Understanding Reasonable Return for an Angel Investor in India

 


Angel investing in India is gaining traction, but it’s important to know what kind of returns you should realistically expect. You're putting your capital into one of the riskiest and most demanding asset classes—early-stage startups. Naturally, you'd expect better returns than what traditional investments like mutual funds, FDs, or even listed equities offer.

So, what’s a “good” return?

Globally, research suggests that a well-constructed and diversified angel portfolio can deliver an annual internal rate of return (IRR) of around 27% or more. That’s impressive compared to public markets, but remember—these numbers don’t come easy.

Understanding the risk

Many people believe that 90% of startups fail. While that's a common myth, more grounded research shows that about 60% of startups fail within 6 years. The good news? Angel investors who conduct proper due diligence and stay involved post-investment can potentially reduce that failure rate to under 50%.

Still, even a 50% failure rate means that some of your investments will return nothing. Which means the successful ones must outperform massively to make up for the losses and deliver strong returns overall.



Let’s say you invest ₹50 lakhs, dividing it equally across 5 startups—₹10 lakhs per startup. Here's how the math might work out to deliver a 3x total return (i.e., ₹1.5 crores total) and an IRR close to 27%, assuming exits happen within ~5 years:

  • 2 startups fail completely, return ₹0. But you can claim tax write-offs or set off capital losses worth ₹2 lakhs per startup, totaling ₹4 lakhs in tax benefits.

  • 1 startup gives a 3x return, returning ₹30 lakhs.

  • 1 startup gives a 5x return, returning ₹50 lakhs.

  • 1 startup becomes a big winner with a 15x return, giving ₹1.5 crores.

In total: ₹4 lakhs (tax benefits) + ₹30 lakhs + ₹50 lakhs + ₹1.5 crores = ₹2.34 crores on a ₹50 lakh investment—a 4.68x gross return

Two key things to note

  1. Time matters: These numbers only hold if you see these exits within ~5 years. Many Indian startups take 7-10 years to exit, which affects your IRR significantly. The longer it takes, the lower your annual return.

  2. You need a big winner: Without the one 15x exit, your overall return drops dramatically. Angel investing relies heavily on that one "anchor" startup doing the heavy lifting.

Why this matters in India

Indian angel investors often enter the space with limited exposure to how startup exits actually work. Many early-stage founders also don’t have a clear roadmap to an exit. That’s where you, as an investor, add value—not just by funding the startup, but by guiding the founders to think early about strategic exits, scalability, and long-term goals.

As a curated investment platform, Creddinv simplifies your journey as an angel investor—helping you discover promising startups, conduct better due diligence, and make informed decisions backed by expert insights. From tracking your investments to accessing structured startup portfolios, platforms like Creddinv give you the tools to build a strong and diverse angel portfolio, while also encouraging early-stage founders to be exit-focused and investor-aligned.

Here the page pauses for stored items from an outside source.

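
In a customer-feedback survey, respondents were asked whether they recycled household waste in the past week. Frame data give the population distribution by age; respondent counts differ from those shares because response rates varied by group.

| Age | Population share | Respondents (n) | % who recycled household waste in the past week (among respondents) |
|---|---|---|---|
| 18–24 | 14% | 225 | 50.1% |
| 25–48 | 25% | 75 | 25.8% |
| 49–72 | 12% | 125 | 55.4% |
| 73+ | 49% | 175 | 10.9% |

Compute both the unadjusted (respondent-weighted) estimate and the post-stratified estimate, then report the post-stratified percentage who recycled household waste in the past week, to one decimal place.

25.5%

Naive respondent-only estimate (weights = respondent counts):
  (225/600)×50.1 + (75/600)×25.8 + (125/600)×55.4 + (175/600)×10.9 = 36.7333%
Reweighting by population age shares:
  0.14×50.1 + 0.25×25.8 + 0.12×55.4 + 0.49×10.9 = 25.453%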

Here’s the key takeaway: Angel investing in India can deliver excellent returns, but only if you build a diversified portfolio, support your startups actively, and aim for early, high-multiple exits—with the right guidance.


Disclaimer: The examples, figures, and returns mentioned in this blog are for illustrative purposes only and do not constitute financial / investment advice or a guarantee of performance. Angel investing and private equity investments involve high risk, including the potential loss of capital. Actual returns can vary significantly based on market conditions, startup performance, exit timelines, and individual investment decisions. Creddinv does not assure or promise any specific returns.